When you’re looking for a black and white, right versus wrong answer, please don’t make the question be anything about the usage of “embed” vs. “imbed.”
Are fossils embedded in stone or imbedded in stone? Is the video of Grammartopia-RVA embedded on my website or imbedded in my website? Is a journalist embedded with soldiers or imbedded with soldiers?
The answer might not be one you like: both are correct.
Admittedly, “embed” is the more common spelling in the present day, but “imbed” still is considered an acceptable word.
There’s no definition change, just a change of the first letter—for fun. Okay, maybe not just for fun. Maybe it actually has to do with spelling changes across cultures and time.
If you really wanted to dig into it—fossil pun not intended—it’s been a popularity contest that’s flip-flopped a lot over time.
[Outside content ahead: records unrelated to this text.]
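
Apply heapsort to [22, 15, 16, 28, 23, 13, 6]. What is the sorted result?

Build heap: [28, 23, 16, 15, 22, 13, 6]
Extract 28: [23, 22, 16, 15, 6, 13, 28]
Extract 23: [22, 15, 16, 13, 6, 23, 28]
Extract 22: [16, 15, 6, 13, 22, 23, 28]
Extract 16: [15, 13, 6, 16, 22, 23, 28]
Extract 15: [13, 6, 15, 16, 22, 23, 28]
Extract 13: [6, 13, 15, 16, 22, 23, 28]


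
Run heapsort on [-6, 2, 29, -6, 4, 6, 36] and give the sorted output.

Build heap: [36, 4, 29, -6, 2, 6, -6]
Extract 36: [29, 4, 6, -6, 2, -6, 36]
Extract 29: [6, 4, -6, -6, 2, 29, 36]
Extract 6: [4, 2, -6, -6, 6, 29, 36]
Extract 4: [2, -6, -6, 4, 6, 29, 36]
Extract 2: [-6, -6, 2, 4, 6, 29, 36]
Extract -6: [-6, -6, 2, 4, 6, 29, 36]


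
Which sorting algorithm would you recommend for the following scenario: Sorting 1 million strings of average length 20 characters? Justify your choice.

Best choice: MSD radix sort or Mergesort
Reason: MSD radix sort is a non-comparison sort that buckets the strings by successive character positions, running in time proportional to the total number of characters examined rather than O(n log n) string comparisons; mergesort is a stable O(n log n)-comparison alternative that works for arbitrary variable-length keys


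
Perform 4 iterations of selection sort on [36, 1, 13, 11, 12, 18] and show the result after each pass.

Pass 1: Select minimum 1 at index 1, swap -> [1, 36, 13, 11, 12, 18]
Pass 2: Select minimum 11 at index 3, swap -> [1, 11, 13, 36, 12, 18]
Pass 3: Select minimum 12 at index 4, swap -> [1, 11, 12, 36, 13, 18]
Pass 4: Select minimum 13 at index 4, swap -> [1, 11, 12, 13, 36, 18]


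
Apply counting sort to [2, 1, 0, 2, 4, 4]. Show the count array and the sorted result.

Count array: [1, 1, 2, 0, 2]
(count[i] = number of elements equal to i)
Cumulative count: [1, 2, 4, 4, 6]
Sorted: [0, 1, 2, 2, 4, 4]


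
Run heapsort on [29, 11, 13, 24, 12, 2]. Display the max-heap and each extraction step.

Build heap: [29, 24, 13, 11, 12, 2]
Extract 29: [24, 12, 13, 11, 2, 29]
Extract 24: [13, 12, 2, 11, 24, 29]
Extract 13: [12, 11, 2, 13, 24, 29]
Extract 12: [11, 2, 12, 13, 24, 29]
Extract 11: [2, 11, 12, 13, 24, 29]


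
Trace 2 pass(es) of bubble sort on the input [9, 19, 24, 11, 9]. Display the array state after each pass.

After pass 1: [9, 19, 11, 9, 24] (2 swaps)
After pass 2: [9, 11, 9, 19, 24] (2 swaps)
Total swaps: 4


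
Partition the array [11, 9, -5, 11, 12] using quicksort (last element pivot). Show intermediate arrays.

Partition 1: pivot=12 at index 4 -> [11, 9, -5, 11, 12]
Partition 2: pivot=11 at index 3 -> [11, 9, -5, 11, 12]
Partition 3: pivot=-5 at index 0 -> [-5, 9, 11, 11, 12]
Partition 4: pivot=11 at index 2 -> [-5, 9, 11, 11, 12]


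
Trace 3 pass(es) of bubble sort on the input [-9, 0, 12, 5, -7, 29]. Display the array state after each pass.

After pass 1: [-9, 0, 5, -7, 12, 29] (2 swaps)
After pass 2: [-9, 0, -7, 5, 12, 29] (1 swaps)
After pass 3: [-9, -7, 0, 5, 12, 29] (1 swaps)
Total swaps: 4


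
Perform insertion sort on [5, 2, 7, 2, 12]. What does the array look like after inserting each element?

First element 5 is already 'sorted'
Insert 2: shifted 1 elements -> [2, 5, 7, 2, 12]
Insert 7: shifted 0 elements -> [2, 5, 7, 2, 12]
Insert 2: shifted 2 elements -> [2, 2, 5, 7, 12]
Insert 12: shifted 0 elements -> [2, 2, 5, 7, 12]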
According to the Google Books Ngram Viewer, “imbed” was the favored word for centuries until “embed” took over in the early 1910s, only to fall in esteem again for another decade, before gaining the secure favorability in the 1920s. And since the 1920s, “embed” has been the preferred word.
If it makes it easier, I’m one to use “embed” or “embedded” every single time, since this is the more common form and the spelling that seems to be more acceptable across the technology industry—but just like these fossils, only time will tell which form endures.